Wednesday, December 23, 2009

Don't worry about tax breaks, just save


One day each week, we post a financial question from a reader and answer from Dan Danford. This week's question is about retirement savings for those with significant incomes. If you have a question, post it in the comments section.

QUESTION: I am a physician. I make too much to qualify for a Roth IRA, and I am considered a highly compensated employee, so I’m very limited in what I can contribute to our work retirement plan. I don’t really understand why I am so limited. Do I have any options for retirement savings?

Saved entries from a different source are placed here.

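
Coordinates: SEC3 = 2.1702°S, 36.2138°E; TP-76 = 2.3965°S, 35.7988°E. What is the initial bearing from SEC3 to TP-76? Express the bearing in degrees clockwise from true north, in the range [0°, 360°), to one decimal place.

241.4°

Δλ = -0.4150°
y = sin Δλ · cos φ₂ = -0.007237
x = cos φ₁ sin φ₂ − sin φ₁ cos φ₂ cos Δλ = -0.003951
θ = atan2(y, x) = -118.6310° → 241.3690° (mod 360°)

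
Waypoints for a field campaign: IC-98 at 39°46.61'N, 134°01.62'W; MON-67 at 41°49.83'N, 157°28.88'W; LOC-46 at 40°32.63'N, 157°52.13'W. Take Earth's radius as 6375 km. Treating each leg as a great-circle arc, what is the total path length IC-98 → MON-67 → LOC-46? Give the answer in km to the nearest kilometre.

IC-98: φ = +39.77683°, λ = -134.02700°
MON-67: φ = +41.83050°, λ = -157.48133°
LOC-46: φ = +40.54383°, λ = -157.86883°
IC-98→MON-67: c = 0.310950 rad, d = 1982.30 km
MON-67→LOC-46: c = 0.023026 rad, d = 146.79 km
Total = 1982.30 + 146.79 = 2129.10 km

2129 km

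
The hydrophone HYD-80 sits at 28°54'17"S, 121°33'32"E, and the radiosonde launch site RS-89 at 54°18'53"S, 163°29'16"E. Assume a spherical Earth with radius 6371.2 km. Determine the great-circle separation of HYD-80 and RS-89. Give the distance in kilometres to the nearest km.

4383 km

HYD-80: φ = -28.90472°, λ = +121.55889°
RS-89: φ = -54.31472°, λ = +163.48778°
Δφ = -25.4100°,  Δλ = 41.9289°
a = sin²(Δφ/2) + cos φ₁ cos φ₂ sin²(Δλ/2) = 0.113741
c = 2·arcsin(√a) = 0.688000 rad = 39.4195°
d = R·c = 6371.2 × 0.688000 = 4383.4 km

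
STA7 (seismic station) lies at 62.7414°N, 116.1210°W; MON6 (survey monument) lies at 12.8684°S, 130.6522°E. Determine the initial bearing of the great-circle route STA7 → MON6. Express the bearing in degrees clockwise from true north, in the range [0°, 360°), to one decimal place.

Δλ = -113.2268°
y = sin Δλ · cos φ₂ = -0.895871
x = cos φ₁ sin φ₂ − sin φ₁ cos φ₂ cos Δλ = 0.239767
θ = atan2(y, x) = -75.0167° → 284.9833° (mod 360°)

285.0°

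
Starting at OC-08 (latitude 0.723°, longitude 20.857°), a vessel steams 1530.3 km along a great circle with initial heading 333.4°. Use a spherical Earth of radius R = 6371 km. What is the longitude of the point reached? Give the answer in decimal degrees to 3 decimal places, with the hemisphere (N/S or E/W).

δ = d/R = 1530.3/6371 = 0.240198 rad
φ₂ = arcsin(sin φ₁ cos δ + cos φ₁ sin δ cos θ)
   = arcsin(0.01262·0.97129 + 0.99992·0.23789·0.89415) = 13.00016°
λ₂ = λ₁ + atan2(sin θ sin δ cos φ₁, cos δ − sin φ₁ sin φ₂) = 14.58080°

14.581°E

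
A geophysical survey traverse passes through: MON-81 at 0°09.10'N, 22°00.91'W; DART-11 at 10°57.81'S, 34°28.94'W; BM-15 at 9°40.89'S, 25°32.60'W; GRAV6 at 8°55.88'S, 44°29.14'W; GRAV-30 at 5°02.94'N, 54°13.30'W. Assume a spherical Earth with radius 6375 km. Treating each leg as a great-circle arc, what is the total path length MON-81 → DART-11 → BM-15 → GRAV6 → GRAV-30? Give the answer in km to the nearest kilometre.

6816 km

MON-81: φ = +0.15167°, λ = -22.01517°
DART-11: φ = -10.96350°, λ = -34.48233°
BM-15: φ = -9.68150°, λ = -25.54333°
GRAV6: φ = -8.93133°, λ = -44.48567°
GRAV-30: φ = +5.04900°, λ = -54.22167°
MON-81→DART-11: c = 0.290531 rad, d = 1852.13 km
DART-11→BM-15: c = 0.155104 rad, d = 988.79 km
BM-15→GRAV6: c = 0.326475 rad, d = 2081.28 km
GRAV6→GRAV-30: c = 0.297044 rad, d = 1893.65 km
Total = 1852.13 + 988.79 + 2081.28 + 1893.65 = 6815.85 km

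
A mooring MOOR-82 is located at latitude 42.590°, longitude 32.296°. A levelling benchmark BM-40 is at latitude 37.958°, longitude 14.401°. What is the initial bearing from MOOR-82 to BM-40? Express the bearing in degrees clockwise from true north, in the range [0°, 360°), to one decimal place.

257.2°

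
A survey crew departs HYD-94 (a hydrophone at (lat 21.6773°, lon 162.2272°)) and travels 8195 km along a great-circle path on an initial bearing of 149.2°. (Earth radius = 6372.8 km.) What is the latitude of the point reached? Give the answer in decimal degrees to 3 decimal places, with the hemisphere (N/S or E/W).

41.471°S

δ = d/R = 8195/6372.8 = 1.285934 rad
φ₂ = arcsin(sin φ₁ cos δ + cos φ₁ sin δ cos θ)
   = arcsin(0.36938·0.28103 + 0.92928·0.95970·-0.85896) = -41.47100°
λ₂ = λ₁ + atan2(sin θ sin δ cos φ₁, cos δ − sin φ₁ sin φ₂) = -156.79016°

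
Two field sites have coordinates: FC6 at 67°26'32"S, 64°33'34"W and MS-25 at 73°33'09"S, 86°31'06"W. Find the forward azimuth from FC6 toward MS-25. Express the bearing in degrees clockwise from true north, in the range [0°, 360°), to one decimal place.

FC6: φ = -67.44222°, λ = -64.55944°
MS-25: φ = -73.55250°, λ = -86.51833°
Δλ = -21.9589°
y = sin Δλ · cos φ₂ = -0.105876
x = cos φ₁ sin φ₂ − sin φ₁ cos φ₂ cos Δλ = -0.125412
θ = atan2(y, x) = -139.8279° → 220.1721° (mod 360°)

220.2°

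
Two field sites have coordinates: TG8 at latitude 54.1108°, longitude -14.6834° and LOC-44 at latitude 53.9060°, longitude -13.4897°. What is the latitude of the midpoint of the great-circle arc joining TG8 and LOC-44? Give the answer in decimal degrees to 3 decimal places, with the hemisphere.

Bx = cos φ₂ cos Δλ = 0.588984,  By = cos φ₂ sin Δλ = 0.012273
φₘ = atan2(sin φ₁ + sin φ₂, √((cos φ₁ + Bx)² + By²)) = 54.00988°
λₘ = λ₁ + atan2(By, cos φ₁ + Bx) = -14.08508°

54.010°N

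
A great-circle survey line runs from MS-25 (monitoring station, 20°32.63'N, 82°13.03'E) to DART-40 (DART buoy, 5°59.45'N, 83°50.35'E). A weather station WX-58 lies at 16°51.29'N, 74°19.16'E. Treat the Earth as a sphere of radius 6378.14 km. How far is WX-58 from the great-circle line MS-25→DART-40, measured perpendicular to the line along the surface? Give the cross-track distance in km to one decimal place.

879.8 km

MS-25: φ = +20.54383°, λ = +82.21717°
DART-40: φ = +5.99083°, λ = +83.83917°
WX-58: φ = +16.85483°, λ = +74.31933°
δ₁₃ = central angle MS-25→WX-58 = 0.145542 rad  (haversine)
θ₁₃ = bearing MS-25→WX-58 = 245.060°,  θ₁₂ = bearing MS-25→DART-40 = 173.604°
dₓₜ = R·arcsin(sin δ₁₃ · sin(θ₁₃ − θ₁₂)) = 6378.14·arcsin(0.14503·sin(71.455°)) = 879.771 km
|dₓₜ| = 879.771 km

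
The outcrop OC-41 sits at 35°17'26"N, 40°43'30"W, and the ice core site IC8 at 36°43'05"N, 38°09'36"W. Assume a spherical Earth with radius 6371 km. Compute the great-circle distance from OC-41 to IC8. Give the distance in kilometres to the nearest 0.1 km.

OC-41: φ = +35.29056°, λ = -40.72500°
IC8: φ = +36.71806°, λ = -38.16000°
Δφ = 1.4275°,  Δλ = 2.5650°
a = sin²(Δφ/2) + cos φ₁ cos φ₂ sin²(Δλ/2) = 0.000483
c = 2·arcsin(√a) = 0.043955 rad = 2.5185°
d = R·c = 6371 × 0.043955 = 280.0 km

280.0 km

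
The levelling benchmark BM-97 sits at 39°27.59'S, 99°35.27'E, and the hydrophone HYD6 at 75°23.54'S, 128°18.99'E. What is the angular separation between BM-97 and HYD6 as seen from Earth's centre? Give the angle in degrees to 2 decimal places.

BM-97: φ = -39.45983°, λ = +99.58783°
HYD6: φ = -75.39233°, λ = +128.31650°
Δφ = -35.9325°,  Δλ = 28.7287°
a = sin²(Δφ/2) + cos φ₁ cos φ₂ sin²(Δλ/2) = 0.107130
c = 2·arcsin(√a) = 0.666904 rad = 38.2108°

38.21°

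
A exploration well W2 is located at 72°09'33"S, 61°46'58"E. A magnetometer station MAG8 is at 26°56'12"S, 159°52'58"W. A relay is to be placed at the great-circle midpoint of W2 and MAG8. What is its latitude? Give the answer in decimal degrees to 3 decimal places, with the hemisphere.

63.737°S

W2: φ = -72.15917°, λ = +61.78278°
MAG8: φ = -26.93667°, λ = -159.88278°
Bx = cos φ₂ cos Δλ = -0.665990,  By = cos φ₂ sin Δλ = 0.592658
φₘ = atan2(sin φ₁ + sin φ₂, √((cos φ₁ + Bx)² + By²)) = -63.73684°
λₘ = λ₁ + atan2(By, cos φ₁ + Bx) = -176.96844°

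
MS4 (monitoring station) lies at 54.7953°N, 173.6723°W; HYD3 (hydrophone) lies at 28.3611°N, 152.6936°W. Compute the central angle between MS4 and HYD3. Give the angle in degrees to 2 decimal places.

30.48°

Δφ = -26.4342°,  Δλ = 20.9787°
a = sin²(Δφ/2) + cos φ₁ cos φ₂ sin²(Δλ/2) = 0.069091
c = 2·arcsin(√a) = 0.531951 rad = 30.4786°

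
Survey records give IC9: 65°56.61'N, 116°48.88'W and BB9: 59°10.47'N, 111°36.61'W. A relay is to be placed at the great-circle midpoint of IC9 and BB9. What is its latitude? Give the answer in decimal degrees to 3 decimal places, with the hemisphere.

62.583°N

IC9: φ = +65.94350°, λ = -116.81467°
BB9: φ = +59.17450°, λ = -111.61017°
Bx = cos φ₂ cos Δλ = 0.510313,  By = cos φ₂ sin Δλ = 0.046482
φₘ = atan2(sin φ₁ + sin φ₂, √((cos φ₁ + Bx)² + By²)) = 62.58286°
λₘ = λ₁ + atan2(By, cos φ₁ + Bx) = -113.91584°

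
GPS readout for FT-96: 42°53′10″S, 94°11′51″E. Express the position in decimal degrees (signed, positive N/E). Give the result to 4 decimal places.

-42.8861°, +94.1975°

lat: 42.8861° S → -42.8861°
lon: 94.1975° E → +94.1975°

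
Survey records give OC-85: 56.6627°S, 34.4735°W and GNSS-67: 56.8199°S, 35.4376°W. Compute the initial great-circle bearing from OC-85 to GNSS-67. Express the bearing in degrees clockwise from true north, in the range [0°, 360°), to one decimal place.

Δλ = -0.9641°
y = sin Δλ · cos φ₂ = -0.009208
x = cos φ₁ sin φ₂ − sin φ₁ cos φ₂ cos Δλ = -0.002808
θ = atan2(y, x) = -106.9607° → 253.0393° (mod 360°)

253.0°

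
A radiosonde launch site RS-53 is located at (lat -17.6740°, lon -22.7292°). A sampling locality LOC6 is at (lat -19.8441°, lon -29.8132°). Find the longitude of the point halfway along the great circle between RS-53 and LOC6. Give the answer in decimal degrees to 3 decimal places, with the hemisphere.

Bx = cos φ₂ cos Δλ = 0.933439,  By = cos φ₂ sin Δλ = -0.116001
φₘ = atan2(sin φ₁ + sin φ₂, √((cos φ₁ + Bx)² + By²)) = -18.79243°
λₘ = λ₁ + atan2(By, cos φ₁ + Bx) = -26.24839°

26.248°W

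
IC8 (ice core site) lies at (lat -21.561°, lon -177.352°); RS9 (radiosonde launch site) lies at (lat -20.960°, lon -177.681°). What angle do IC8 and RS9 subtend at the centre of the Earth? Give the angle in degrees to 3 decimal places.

0.675°

Δφ = 0.6010°,  Δλ = -0.3290°
a = sin²(Δφ/2) + cos φ₁ cos φ₂ sin²(Δλ/2) = 0.000035
c = 2·arcsin(√a) = 0.011776 rad = 0.6747°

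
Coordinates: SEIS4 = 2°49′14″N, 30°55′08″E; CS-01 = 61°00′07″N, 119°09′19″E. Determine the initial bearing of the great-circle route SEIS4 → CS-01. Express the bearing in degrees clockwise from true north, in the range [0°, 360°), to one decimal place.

SEIS4: φ = +2.82056°, λ = +30.91889°
CS-01: φ = +61.00194°, λ = +119.15528°
Δλ = 88.2364°
y = sin Δλ · cos φ₂ = 0.484550
x = cos φ₁ sin φ₂ − sin φ₁ cos φ₂ cos Δλ = 0.872842
θ = atan2(y, x) = 29.0364° → 29.0364° (mod 360°)

29.0°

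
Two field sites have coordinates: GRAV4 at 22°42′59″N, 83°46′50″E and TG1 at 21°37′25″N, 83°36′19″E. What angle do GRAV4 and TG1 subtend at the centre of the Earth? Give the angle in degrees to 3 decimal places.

1.105°

GRAV4: φ = +22.71639°, λ = +83.78056°
TG1: φ = +21.62361°, λ = +83.60528°
Δφ = -1.0928°,  Δλ = -0.1753°
a = sin²(Δφ/2) + cos φ₁ cos φ₂ sin²(Δλ/2) = 0.000093
c = 2·arcsin(√a) = 0.019282 rad = 1.1048°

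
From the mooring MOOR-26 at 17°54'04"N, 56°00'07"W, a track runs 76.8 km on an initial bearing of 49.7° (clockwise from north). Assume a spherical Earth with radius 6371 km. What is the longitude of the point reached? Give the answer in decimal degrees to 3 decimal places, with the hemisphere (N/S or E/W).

55.447°W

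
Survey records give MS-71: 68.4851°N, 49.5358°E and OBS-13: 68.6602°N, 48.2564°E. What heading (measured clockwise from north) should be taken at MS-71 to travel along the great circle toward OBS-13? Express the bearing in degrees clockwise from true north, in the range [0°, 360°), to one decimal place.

Δλ = -1.2794°
y = sin Δλ · cos φ₂ = -0.008125
x = cos φ₁ sin φ₂ − sin φ₁ cos φ₂ cos Δλ = 0.003140
θ = atan2(y, x) = -68.8677° → 291.1323° (mod 360°)

291.1°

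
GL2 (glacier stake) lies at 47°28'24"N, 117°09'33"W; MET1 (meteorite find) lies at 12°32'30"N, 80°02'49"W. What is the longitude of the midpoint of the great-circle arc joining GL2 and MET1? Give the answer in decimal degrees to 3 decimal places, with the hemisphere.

95.112°W

GL2: φ = +47.47333°, λ = -117.15917°
MET1: φ = +12.54167°, λ = -80.04694°
Bx = cos φ₂ cos Δλ = 0.778427,  By = cos φ₂ sin Δλ = 0.588981
φₘ = atan2(sin φ₁ + sin φ₂, √((cos φ₁ + Bx)² + By²)) = 31.30233°
λₘ = λ₁ + atan2(By, cos φ₁ + Bx) = -95.11241°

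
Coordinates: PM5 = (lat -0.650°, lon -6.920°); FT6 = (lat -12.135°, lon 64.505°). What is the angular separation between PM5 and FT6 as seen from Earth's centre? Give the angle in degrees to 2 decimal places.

Δφ = -11.4850°,  Δλ = 71.4250°
a = sin²(Δφ/2) + cos φ₁ cos φ₂ sin²(Δλ/2) = 0.343104
c = 2·arcsin(√a) = 1.251612 rad = 71.7121°

71.71°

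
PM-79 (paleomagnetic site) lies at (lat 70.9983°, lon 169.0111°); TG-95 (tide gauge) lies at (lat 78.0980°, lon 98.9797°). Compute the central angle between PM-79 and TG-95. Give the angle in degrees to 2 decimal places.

Δφ = 7.0997°,  Δλ = -70.0314°
a = sin²(Δφ/2) + cos φ₁ cos φ₂ sin²(Δλ/2) = 0.025943
c = 2·arcsin(√a) = 0.323545 rad = 18.5378°

18.54°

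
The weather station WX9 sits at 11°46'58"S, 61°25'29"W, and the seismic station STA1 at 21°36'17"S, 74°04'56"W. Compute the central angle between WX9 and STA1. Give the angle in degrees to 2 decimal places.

15.59°

WX9: φ = -11.78278°, λ = -61.42472°
STA1: φ = -21.60472°, λ = -74.08222°
Δφ = -9.8219°,  Δλ = -12.6575°
a = sin²(Δφ/2) + cos φ₁ cos φ₂ sin²(Δλ/2) = 0.018388
c = 2·arcsin(√a) = 0.272045 rad = 15.5870°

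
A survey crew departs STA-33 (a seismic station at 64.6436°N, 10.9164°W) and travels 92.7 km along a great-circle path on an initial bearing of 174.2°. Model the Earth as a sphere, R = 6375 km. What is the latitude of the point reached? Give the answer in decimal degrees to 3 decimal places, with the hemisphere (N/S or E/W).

δ = d/R = 92.7/6375 = 0.014541 rad
φ₂ = arcsin(sin φ₁ cos δ + cos φ₁ sin δ cos θ)
   = arcsin(0.90366·0.99989 + 0.42825·0.01454·-0.99488) = 63.81459°
λ₂ = λ₁ + atan2(sin θ sin δ cos φ₁, cos δ − sin φ₁ sin φ₂) = -10.72561°

63.815°N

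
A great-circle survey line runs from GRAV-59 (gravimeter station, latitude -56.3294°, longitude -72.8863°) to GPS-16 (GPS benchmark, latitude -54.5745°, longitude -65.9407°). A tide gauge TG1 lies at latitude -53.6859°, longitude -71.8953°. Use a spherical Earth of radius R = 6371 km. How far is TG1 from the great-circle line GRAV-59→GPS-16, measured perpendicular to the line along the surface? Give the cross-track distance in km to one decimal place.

δ₁₃ = central angle GRAV-59→TG1 = 0.047191 rad  (haversine)
θ₁₃ = bearing GRAV-59→TG1 = 12.540°,  θ₁₂ = bearing GRAV-59→GPS-16 = 68.874°
dₓₜ = R·arcsin(sin δ₁₃ · sin(θ₁₃ − θ₁₂)) = 6371·arcsin(0.04717·sin(-56.334°)) = -250.197 km
|dₓₜ| = 250.197 km

250.2 km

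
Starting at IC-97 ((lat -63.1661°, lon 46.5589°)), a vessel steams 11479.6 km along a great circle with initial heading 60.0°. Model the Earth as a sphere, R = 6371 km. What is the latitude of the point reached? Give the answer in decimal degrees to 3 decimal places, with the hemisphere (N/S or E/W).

25.091°N

δ = d/R = 11479.6/6371 = 1.801852 rad
φ₂ = arcsin(sin φ₁ cos δ + cos φ₁ sin δ cos θ)
   = arcsin(-0.89232·-0.22901 + 0.45141·0.97343·0.50000) = 25.09059°
λ₂ = λ₁ + atan2(sin θ sin δ cos φ₁, cos δ − sin φ₁ sin φ₂) = 115.12614°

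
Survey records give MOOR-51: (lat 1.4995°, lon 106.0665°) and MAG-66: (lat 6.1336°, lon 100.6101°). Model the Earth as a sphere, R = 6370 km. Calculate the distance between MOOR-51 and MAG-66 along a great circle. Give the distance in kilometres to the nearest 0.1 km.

Δφ = 4.6341°,  Δλ = -5.4564°
a = sin²(Δφ/2) + cos φ₁ cos φ₂ sin²(Δλ/2) = 0.003886
c = 2·arcsin(√a) = 0.124762 rad = 7.1483°
d = R·c = 6370 × 0.124762 = 794.7 km

794.7 km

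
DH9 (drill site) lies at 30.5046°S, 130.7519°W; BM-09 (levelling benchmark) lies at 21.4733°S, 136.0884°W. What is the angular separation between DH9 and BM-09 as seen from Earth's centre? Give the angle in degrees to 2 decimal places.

Δφ = 9.0313°,  Δλ = -5.3365°
a = sin²(Δφ/2) + cos φ₁ cos φ₂ sin²(Δλ/2) = 0.007936
c = 2·arcsin(√a) = 0.178408 rad = 10.2220°

10.22°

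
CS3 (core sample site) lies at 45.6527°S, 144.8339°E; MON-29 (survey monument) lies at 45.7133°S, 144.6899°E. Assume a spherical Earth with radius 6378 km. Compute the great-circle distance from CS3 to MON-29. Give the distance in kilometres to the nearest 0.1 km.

13.1 km

Δφ = -0.0606°,  Δλ = -0.1440°
a = sin²(Δφ/2) + cos φ₁ cos φ₂ sin²(Δλ/2) = 0.000001
c = 2·arcsin(√a) = 0.002050 rad = 0.1174°
d = R·c = 6378 × 0.002050 = 13.1 km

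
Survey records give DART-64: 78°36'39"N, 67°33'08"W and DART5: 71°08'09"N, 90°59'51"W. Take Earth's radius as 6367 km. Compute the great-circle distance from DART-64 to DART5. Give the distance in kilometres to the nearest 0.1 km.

DART-64: φ = +78.61083°, λ = -67.55222°
DART5: φ = +71.13583°, λ = -90.99750°
Δφ = -7.4750°,  Δλ = -23.4453°
a = sin²(Δφ/2) + cos φ₁ cos φ₂ sin²(Δλ/2) = 0.006885
c = 2·arcsin(√a) = 0.166140 rad = 9.5191°
d = R·c = 6367 × 0.166140 = 1057.8 km

1057.8 km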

ANSWER FROM DAN DANFORD: Our government punishes high earners with limitations on how much they can contribute to retirement plans. It's a throwback to day when managers conspired to keep workers out of plans, while funding their own to the max. Now, people at the top a the wage ladder face face daunting rules about deductible deferrals or contributions. Once you've met those limits - and I assume from your question that you have - there are just a few options left to you. Depending on where you work, you might try a deferred compensation plan. These are often funded by an insurance product, but they can be created by your company as a benefit for a select group of managers. This type of program is often used to augment qualified retirement plans for highly compensated employees.

As an individual, you could look into buying an annuity product though an insurance company. I don't often recommend annuities because most feature high costs and limited flexibility (including surrender charges, which I hate). But, they are a way to set aside money towards retirement when you are maxed out on retirement plans.

Last, just set money aside in an investment account and don't worry so much about the tax breaks. Only dividends and interest are taxable as income, and it's easy to minimize those on an annual basis. Gains will be taxed at favorable rates, so that's a benefit, too. Importantly, you have maximum flexibility with accounts of this type. No tax penalties, and you can spend whenever and however you like.